New Records Reveal Extent of Fed’s Reach During Financial Crisis

Fed Chairman Ben Bernanke; Getty Images file photo

In the litany of books and hundreds of stories that have been written about the financial crisis, the Federal Reserve’s pivotal role in calming markets and restoring liquidity in the fall and winter of 2008 is well-documented. But what became even clearer Thursday in thousands of pages that were released is just how far and wide the Fed provided emergency assistance during the worst crisis since the Great Depression.

The latest data — nearly 900 files totaling 25,000 pages that were released on a CD — reveal which banks and financial institutions borrowed from the Fed’s “discount window” between August 2007 and March 2010 — and just how much.

The discount window is the oldest mechanism used by the Fed and other central banks for providing emergency loans to banks in need. The Fed itself refers to it as “a safety valve in relieving pressures” and that was certainly true in the weeks after the financial crisis reached its greatest panic. At one point in October 2008, the central bank loaned out more than $110 billion through the discount window.

It’s not the first time the Fed has revealed much of what it did.

In December, it was obligated to reveal how it had spread more than $3 trillion throughout the economy.

But for decades, the Fed has closely guarded the identities of institutions that borrowed from its discount window so as to allow those banks to avoid a stigma in the business world. In this case, the central bank was ordered by the Supreme Court and other federal courts to release data about the discount window. It came following lawsuits in connection with a Freedom of Information Act request filed more than two years ago by Bloomberg News and Fox Business Network.

Financial reporters are still combing through the thousands of pages as we type this — and will be for some time to come. But one picture that emerges is how some financial institutions that were in trouble were dependent on the Fed as a credit freeze locked down markets.

For example, just days before Washington Mutual would be seized by the FDIC and largely sold to JPMorgan Chase, it borrowed $2 billion from the Fed.

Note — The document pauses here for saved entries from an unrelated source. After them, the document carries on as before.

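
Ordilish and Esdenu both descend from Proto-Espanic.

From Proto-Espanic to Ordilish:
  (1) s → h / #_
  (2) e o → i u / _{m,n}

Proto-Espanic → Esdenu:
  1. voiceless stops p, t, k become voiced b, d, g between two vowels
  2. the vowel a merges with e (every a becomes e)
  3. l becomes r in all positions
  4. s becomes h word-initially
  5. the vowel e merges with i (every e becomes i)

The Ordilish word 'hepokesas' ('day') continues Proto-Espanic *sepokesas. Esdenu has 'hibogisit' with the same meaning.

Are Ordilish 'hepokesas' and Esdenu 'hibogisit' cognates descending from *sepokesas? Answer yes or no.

Derive the expected Esdenu reflex of *sepokesas:
Esdenu: *sepokesas
  sepokesas → sebogesas   [intervocalic voicing]
  sebogesas → sebogeses   [vowel merger]
  sebogeses (rule 3 does not apply)
  sebogeses → hebogeses   [debuccalisation]
  hebogeses → hibogisis   [vowel merger]
  giving Esdenu hibogisis.
The regular Esdenu reflex would be 'hibogisis', but the attested form is 'hibogisit'. The correspondence is irregular, so they are not cognates (the Esdenu form has a different source).

no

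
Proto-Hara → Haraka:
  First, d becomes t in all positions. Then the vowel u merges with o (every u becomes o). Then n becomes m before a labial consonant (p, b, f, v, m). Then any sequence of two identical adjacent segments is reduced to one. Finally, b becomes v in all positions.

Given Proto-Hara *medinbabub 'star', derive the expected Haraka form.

Haraka: *medinbabub
  medinbabub → metinbabub   [unconditioned shift]
  metinbabub → metinbabob   [vowel merger]
  metinbabob → metimbabob   [nasal place assimilation]
  metimbabob (rule 4 does not apply)
  metimbabob → metimvavov   [unconditioned shift]
  giving Haraka metimvavov.

metimvavov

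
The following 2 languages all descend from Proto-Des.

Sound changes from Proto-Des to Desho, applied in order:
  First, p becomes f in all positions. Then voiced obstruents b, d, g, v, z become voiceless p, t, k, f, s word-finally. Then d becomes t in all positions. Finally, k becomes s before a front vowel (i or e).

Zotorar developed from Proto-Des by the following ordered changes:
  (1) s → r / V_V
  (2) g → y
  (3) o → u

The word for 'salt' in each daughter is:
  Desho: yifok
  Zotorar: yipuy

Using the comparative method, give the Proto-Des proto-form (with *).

*yipog

Position 4: Desho has o, Zotorar has u. Desho preserves o here (none of its changes turn any other segment into o), so the proto-segment is *o.
Position 5: Desho has k, Zotorar has y. Taking the neighbouring segments as reconstructed: Desho k could go back to *k or *g; Zotorar y could go back to *g or *y — the one source consistent with every daughter is *g.
Position 3: Desho has f, Zotorar has p. Zotorar preserves p here (none of its changes turn any other segment into p), so the proto-segment is *p.
Verify the candidate proto-form against each daughter:
Desho: start from *yipog.
  rule 1 (unconditioned shift): yipog → yifog
  rule 2 (final devoicing): yifog → yifok
  rule 3: no change — yifok
  rule 4: no change — yifok
  ⇒ Desho yifok
Zotorar: *yipog > yipoy > yipuy  (by unconditioned shift, vowel merger)
Only *yipog yields all of Desho yifok, Zotorar yipuy.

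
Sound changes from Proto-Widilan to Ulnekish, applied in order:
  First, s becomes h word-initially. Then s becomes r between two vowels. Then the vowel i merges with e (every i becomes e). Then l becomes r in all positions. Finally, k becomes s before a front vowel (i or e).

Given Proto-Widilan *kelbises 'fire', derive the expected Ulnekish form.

Ulnekish: start from *kelbises.
  rule 1: no change — kelbises
  rule 2 (rhotacism): kelbises → kelbires
  rule 3 (vowel merger): kelbires → kelberes
  rule 4 (unconditioned shift): kelberes → kerberes
  rule 5 (palatalisation): kerberes → serberes
  ⇒ Ulnekish serberes

serberes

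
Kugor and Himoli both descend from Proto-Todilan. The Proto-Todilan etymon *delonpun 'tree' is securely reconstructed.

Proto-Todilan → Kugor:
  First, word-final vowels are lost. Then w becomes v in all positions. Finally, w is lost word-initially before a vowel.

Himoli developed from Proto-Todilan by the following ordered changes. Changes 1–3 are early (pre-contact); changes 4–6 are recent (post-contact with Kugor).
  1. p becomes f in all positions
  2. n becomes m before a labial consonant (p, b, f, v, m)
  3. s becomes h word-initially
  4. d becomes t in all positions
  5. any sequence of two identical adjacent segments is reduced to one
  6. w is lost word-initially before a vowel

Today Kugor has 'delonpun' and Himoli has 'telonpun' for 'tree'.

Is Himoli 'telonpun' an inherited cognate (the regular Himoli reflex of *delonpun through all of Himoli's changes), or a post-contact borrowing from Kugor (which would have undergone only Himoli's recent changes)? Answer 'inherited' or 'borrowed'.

borrowed

If inherited, *delonpun would pass through all of Himoli's changes:
Himoli: start from *delonpun.
  rule 1 (unconditioned shift): delonpun → delonfun
  rule 2 (nasal place assimilation): delonfun → delomfun
  rule 3: no change — delomfun
  rule 4 (unconditioned shift): delomfun → telomfun
  rule 5: no change — telomfun
  rule 6: no change — telomfun
  ⇒ Himoli telomfun
If borrowed from Kugor 'delonpun' after the early changes, it would undergo only the recent ones:
  rule 4 (unconditioned shift): delonpun → telonpun
  rule 5 (degemination): no change (telonpun)
  rule 6 (glide loss): no change (telonpun)
  ⇒ as a loan: telonpun
Himoli 'telonpun' matches the loan outcome 'telonpun', not the inherited 'telomfun' — it skipped the early Himoli changes, so it was borrowed from Kugor.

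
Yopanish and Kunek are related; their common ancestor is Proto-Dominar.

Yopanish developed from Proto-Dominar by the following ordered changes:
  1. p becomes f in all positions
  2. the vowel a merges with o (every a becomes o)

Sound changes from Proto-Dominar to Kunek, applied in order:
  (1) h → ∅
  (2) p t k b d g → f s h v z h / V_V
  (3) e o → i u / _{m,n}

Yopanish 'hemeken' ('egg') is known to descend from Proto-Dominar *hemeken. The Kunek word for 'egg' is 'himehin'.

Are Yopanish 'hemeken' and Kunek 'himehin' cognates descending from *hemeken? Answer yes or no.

Derive the expected Kunek reflex of *hemeken:
Kunek: *hemeken > emeken > emehen > imehin  (by h-loss, intervocalic lenition, pre-nasal raising)
The regular Kunek reflex would be 'imehin', but the attested form is 'himehin'. The correspondence is irregular, so they are not cognates (the Kunek form has a different source).

no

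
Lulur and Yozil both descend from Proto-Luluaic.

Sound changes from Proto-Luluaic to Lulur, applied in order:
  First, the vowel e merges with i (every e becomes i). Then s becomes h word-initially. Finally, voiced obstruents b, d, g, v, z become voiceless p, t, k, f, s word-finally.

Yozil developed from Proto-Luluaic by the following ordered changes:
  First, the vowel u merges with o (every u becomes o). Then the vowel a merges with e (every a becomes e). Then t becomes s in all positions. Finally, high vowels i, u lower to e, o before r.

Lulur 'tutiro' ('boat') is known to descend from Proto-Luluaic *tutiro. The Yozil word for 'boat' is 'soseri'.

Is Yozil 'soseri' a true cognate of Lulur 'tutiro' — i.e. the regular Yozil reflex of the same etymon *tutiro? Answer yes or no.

Derive the expected Yozil reflex of *tutiro:
Yozil: *tutiro
  tutiro → totiro   [vowel merger]
  totiro (rule 2 does not apply)
  totiro → sosiro   [unconditioned shift]
  sosiro → sosero   [pre-rhotic lowering]
  giving Yozil sosero.
The regular Yozil reflex would be 'sosero', but the attested form is 'soseri'. The correspondence is irregular, so they are not cognates (the Yozil form has a different source).

no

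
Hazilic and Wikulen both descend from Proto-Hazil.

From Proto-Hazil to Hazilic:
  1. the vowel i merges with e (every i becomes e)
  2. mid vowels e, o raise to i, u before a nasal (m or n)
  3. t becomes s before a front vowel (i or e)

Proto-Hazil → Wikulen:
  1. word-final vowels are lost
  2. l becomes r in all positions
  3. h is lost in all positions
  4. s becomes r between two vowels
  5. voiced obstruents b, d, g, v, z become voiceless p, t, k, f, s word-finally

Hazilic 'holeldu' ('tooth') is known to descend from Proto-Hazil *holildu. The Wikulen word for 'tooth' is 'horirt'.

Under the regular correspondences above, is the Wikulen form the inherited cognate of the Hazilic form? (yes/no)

no

Derive the expected Wikulen reflex of *holildu:
Wikulen: start from *holildu.
  rule 1 (apocope): holildu → holild
  rule 2 (unconditioned shift): holild → horird
  rule 3 (h-loss): horird → orird
  rule 4: no change — orird
  rule 5 (final devoicing): orird → orirt
  ⇒ Wikulen orirt
The regular Wikulen reflex would be 'orirt', but the attested form is 'horirt'. The correspondence is irregular, so they are not cognates (the Wikulen form has a different source).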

“It’s a reminder of just how much trouble WaMu was in before it got sold to JPMorgan,” says Wall Street Journal Economics Editor David Wessel, who closely follows the Fed and was working with a team of reporters Thursday.

If you browse some of the files (and if you’re brave enough to do so there’s a link in several Bloomberg stories on its website), you also will find that banks of every size approached the Fed for a loan after Lehman Brothers filed for bankruptcy on Sept. 15, 2008.

That day, as emergency lending topped $48 billion, Fed officials provided billions in loans to some big banks, such as $4 billion to the Bank of New York/Mellon — and loans as small as $1,000 to Glen Falls National Bank and Trust, which has 29 offices in upstate New York.

The data also show that the Fed provided emergency loans to European banks as the U.S. financial crisis impacted globally.

A case in point: European banks Dexia and Depfa borrowed more than $50 billion combined, the Journal and others reported.

“We knew somewhat in abstract that the Fed is the lender of last resort for the entire world,” says Wessel. “We see now that some European banks came right to the front door of the Fed….When people get really scared, they look to the U.S. to help them out. A German bank gets in trouble because they don’t have enough dollars and they go to the Fed who can create dollars.”

News organizations also found a multitude of revelations about the financial services sector at the time.

This evening, Sen. Bernie Sanders, a frequent critic of the Fed, found a connection to Libya. In a statement, Sanders asked why the Fed lent more than $3 billion during the crisis to the Arab Banking Corp, of which the Central Bank of Libya owns a 59 percent stake.

It was those kinds of revelations that led some to say it would make banks reluctant to approach the Fed. That was a point made Wednesday by Jamie Dimon, CEO of JPMorgan Chase.

But Wessel says it’s not clear cut how that will work. Under the Dodd-Frank financial reform law passed last year, the Fed will now release information about the discount window two years after the loans have been made.

“In an emergency, if you’re a bank, are you going to hesitate to go to the Fed because of what will come out in two years?” says Wessel. “Yet, we saw during the crisis, that they were reluctant to go to the discount window because of stigma associated with it.

“If it’s ordinary times and not a crisis, will it make things worse? If the answer is yes, then you can say there’s a good reason not to disclose it. But are they right? Does it really create a stigma? We need to think about the pluses and minuses of disclosure.”